Tuesday, April 25, 2006

Tanzania's President Kikwete Has A Problem With Kenyans Living In His Country

In all the rhetoric we are being treated to about the proposed East African political federation a significant fact has stayed out of the news pages. And that is the fact that one partner, is very apprehensive about opening up her borders to the free movement of East Africans. That member is Tanzania.

Kenya and Uganda will open up their borders to free movement tomorrow, if given half a chance, but Tanzania is holding back everybody. And not without reason. Apart from the fact that it is easier for a Kenyan to obtain a work permit in the United States than it is for them to do so in Tanzania, there are recent developments that are of grave concern to the young government of President Jakaya Kikwete.
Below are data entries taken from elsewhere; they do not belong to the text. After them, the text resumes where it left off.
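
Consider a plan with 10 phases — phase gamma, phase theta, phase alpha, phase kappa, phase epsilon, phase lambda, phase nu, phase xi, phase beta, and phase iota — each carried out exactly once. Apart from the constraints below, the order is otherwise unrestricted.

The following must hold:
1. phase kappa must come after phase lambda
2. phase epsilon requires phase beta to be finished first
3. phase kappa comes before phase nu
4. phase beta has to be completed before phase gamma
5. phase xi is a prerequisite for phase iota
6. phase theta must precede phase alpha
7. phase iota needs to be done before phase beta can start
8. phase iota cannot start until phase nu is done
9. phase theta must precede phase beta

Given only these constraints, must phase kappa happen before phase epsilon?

Yes

Tracing the constraints gives a chain: phase kappa → phase nu → phase iota → phase beta → phase epsilon.
Hence phase kappa necessarily comes before phase epsilon.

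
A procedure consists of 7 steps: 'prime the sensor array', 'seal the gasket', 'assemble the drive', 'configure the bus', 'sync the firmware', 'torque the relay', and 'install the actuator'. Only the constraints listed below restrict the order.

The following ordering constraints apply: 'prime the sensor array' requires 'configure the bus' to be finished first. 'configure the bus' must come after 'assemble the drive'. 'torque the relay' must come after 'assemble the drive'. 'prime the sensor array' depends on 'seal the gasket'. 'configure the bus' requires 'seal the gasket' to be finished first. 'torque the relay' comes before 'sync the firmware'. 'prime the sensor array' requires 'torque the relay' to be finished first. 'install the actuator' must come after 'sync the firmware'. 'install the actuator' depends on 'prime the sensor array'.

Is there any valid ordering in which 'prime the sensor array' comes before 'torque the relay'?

Following 'torque the relay' → 'prime the sensor array', 'torque the relay' must precede 'prime the sensor array' in every valid ordering.
So no valid ordering can have 'prime the sensor array' before 'torque the relay'.

No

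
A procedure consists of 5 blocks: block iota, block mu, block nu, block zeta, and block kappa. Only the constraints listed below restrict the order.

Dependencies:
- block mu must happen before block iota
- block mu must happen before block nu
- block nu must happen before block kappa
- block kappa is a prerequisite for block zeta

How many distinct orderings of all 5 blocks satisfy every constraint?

Only block mu has no prerequisites, so it must go first.
Counting all ways to extend the partial order to a total order gives 4.

4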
Since the beginning of this year Tanzania has been hit by a spate of violent crimes that is unprecedented in it's history and has included a number of high profile bank robberies. The authorities there and the press in general are not in doubt as to where the masterminds of these gruesome crimes come from (the mostly Swahili press keeps on using the phrase "criminal elements from a neighboring country").

It is now clear that as the war on crime in Kenya has intensified and as individuals and organizations have reacted by tightening security, those who live on crime are feeling the heat. And already there is evidence that many of them have gone regional (some hardened wanted criminals were recently arrested in Mozambique). It is quite likely that the source of heightened criminal activity in Tanzania is indeed Kenya.
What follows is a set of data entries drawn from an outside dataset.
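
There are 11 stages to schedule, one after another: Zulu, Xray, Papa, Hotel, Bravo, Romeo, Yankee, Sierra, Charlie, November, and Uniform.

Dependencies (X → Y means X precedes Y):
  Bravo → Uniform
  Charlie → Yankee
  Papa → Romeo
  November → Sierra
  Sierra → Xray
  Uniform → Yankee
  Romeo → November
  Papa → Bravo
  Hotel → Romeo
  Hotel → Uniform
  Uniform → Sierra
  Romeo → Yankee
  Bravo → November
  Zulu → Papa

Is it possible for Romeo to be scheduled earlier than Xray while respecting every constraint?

The constraints force Romeo before Xray, so yes — every valid ordering has Romeo earlier.

Yes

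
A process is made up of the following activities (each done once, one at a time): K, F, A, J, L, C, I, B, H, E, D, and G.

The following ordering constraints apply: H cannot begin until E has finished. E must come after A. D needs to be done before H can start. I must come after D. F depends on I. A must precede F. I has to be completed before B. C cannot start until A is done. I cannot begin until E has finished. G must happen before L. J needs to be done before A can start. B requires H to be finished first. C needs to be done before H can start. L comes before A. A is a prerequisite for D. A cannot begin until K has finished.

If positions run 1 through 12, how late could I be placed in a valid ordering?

10

Following every chain forward from I, the activities that must come later are F, B — 2 of them.
So at least 2 activities follow I, putting I no later than position 10. That position is achievable by scheduling everything else first.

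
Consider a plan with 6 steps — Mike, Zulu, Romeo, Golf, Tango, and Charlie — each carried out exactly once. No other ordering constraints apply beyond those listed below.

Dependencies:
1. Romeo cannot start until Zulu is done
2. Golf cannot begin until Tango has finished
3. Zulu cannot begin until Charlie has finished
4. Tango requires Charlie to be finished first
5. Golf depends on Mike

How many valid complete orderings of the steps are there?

26

The steps with no prerequisites are Mike, Charlie; any of them can be placed first.
Counting all ways to extend the partial order to a total order gives 26.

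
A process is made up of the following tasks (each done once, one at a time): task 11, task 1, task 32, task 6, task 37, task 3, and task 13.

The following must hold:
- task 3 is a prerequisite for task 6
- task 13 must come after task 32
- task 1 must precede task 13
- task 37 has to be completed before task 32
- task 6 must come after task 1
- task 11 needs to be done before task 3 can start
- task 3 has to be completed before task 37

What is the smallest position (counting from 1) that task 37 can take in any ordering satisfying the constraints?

3

Working backwards through the constraints from task 37, its full set of required predecessors is task 11, task 3 — 2 of them.
With 2 mandatory predecessors, the earliest task 37 can sit is position 2+1 = 3, and placing just those 2 first achieves it.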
The issue of crime is so worrying to the Tanzanian government that this blogger has reliably been informed that some Somali's were recently denied entry into Tanzania through the Namanga border. Immigration officials on the ground indicated that the new policy was to bar entry to persons of Somali origin. Everybody knows that these are the nice folks who engage in selling automatic weapons from a certain well known estate in Nairobi. But then not all Somalis are gunrunners just like not all Arabs are suicide bombers.
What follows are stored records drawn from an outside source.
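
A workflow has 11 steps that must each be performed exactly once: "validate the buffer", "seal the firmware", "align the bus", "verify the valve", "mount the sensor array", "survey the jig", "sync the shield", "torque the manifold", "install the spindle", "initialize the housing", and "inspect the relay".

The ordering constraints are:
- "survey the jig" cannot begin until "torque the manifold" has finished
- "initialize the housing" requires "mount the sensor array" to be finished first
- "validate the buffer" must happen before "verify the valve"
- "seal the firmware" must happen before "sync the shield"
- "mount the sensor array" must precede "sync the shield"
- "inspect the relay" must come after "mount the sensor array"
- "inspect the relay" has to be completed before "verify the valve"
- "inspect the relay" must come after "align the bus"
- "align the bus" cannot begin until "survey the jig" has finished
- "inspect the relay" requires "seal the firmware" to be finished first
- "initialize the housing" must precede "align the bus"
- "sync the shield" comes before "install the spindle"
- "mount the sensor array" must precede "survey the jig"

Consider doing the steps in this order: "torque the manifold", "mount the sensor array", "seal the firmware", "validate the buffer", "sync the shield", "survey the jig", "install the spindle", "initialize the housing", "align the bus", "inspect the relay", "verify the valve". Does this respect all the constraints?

Going through the constraints one by one, each required predecessor appears earlier in the sequence than its dependent — e.g. "mount the sensor array" (position 2) is before "inspect the relay" (position 10), as required.

Yes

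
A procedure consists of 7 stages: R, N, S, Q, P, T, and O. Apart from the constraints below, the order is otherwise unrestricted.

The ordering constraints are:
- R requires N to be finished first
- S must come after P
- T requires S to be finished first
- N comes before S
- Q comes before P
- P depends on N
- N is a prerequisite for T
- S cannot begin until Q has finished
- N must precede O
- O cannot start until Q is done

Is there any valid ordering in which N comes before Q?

Nothing in the constraints forces Q before N — there is no chain from Q to N.
That means at least one valid schedule has N before Q.

Yes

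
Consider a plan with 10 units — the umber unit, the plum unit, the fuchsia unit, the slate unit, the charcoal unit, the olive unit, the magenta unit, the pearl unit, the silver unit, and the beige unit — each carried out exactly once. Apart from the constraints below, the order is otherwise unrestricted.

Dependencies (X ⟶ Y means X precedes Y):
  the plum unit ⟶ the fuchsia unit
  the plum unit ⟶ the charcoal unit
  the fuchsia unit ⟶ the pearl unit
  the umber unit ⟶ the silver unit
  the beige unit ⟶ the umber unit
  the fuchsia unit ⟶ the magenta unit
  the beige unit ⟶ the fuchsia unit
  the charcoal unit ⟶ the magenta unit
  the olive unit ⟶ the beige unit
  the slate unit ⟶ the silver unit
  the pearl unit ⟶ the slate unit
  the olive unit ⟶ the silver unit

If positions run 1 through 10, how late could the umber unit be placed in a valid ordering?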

Genuine businesspersons and citizens of the three East African countries looking to benefit from the new East African initiative will obviously suffer the consequences of these new developments. Although criminals do not require work permits to operate and neither do they usually cross the border at designated border crossings, there is little doubt that free movement of the peoples of East Africa will be delayed for some time to come because of these recent developments.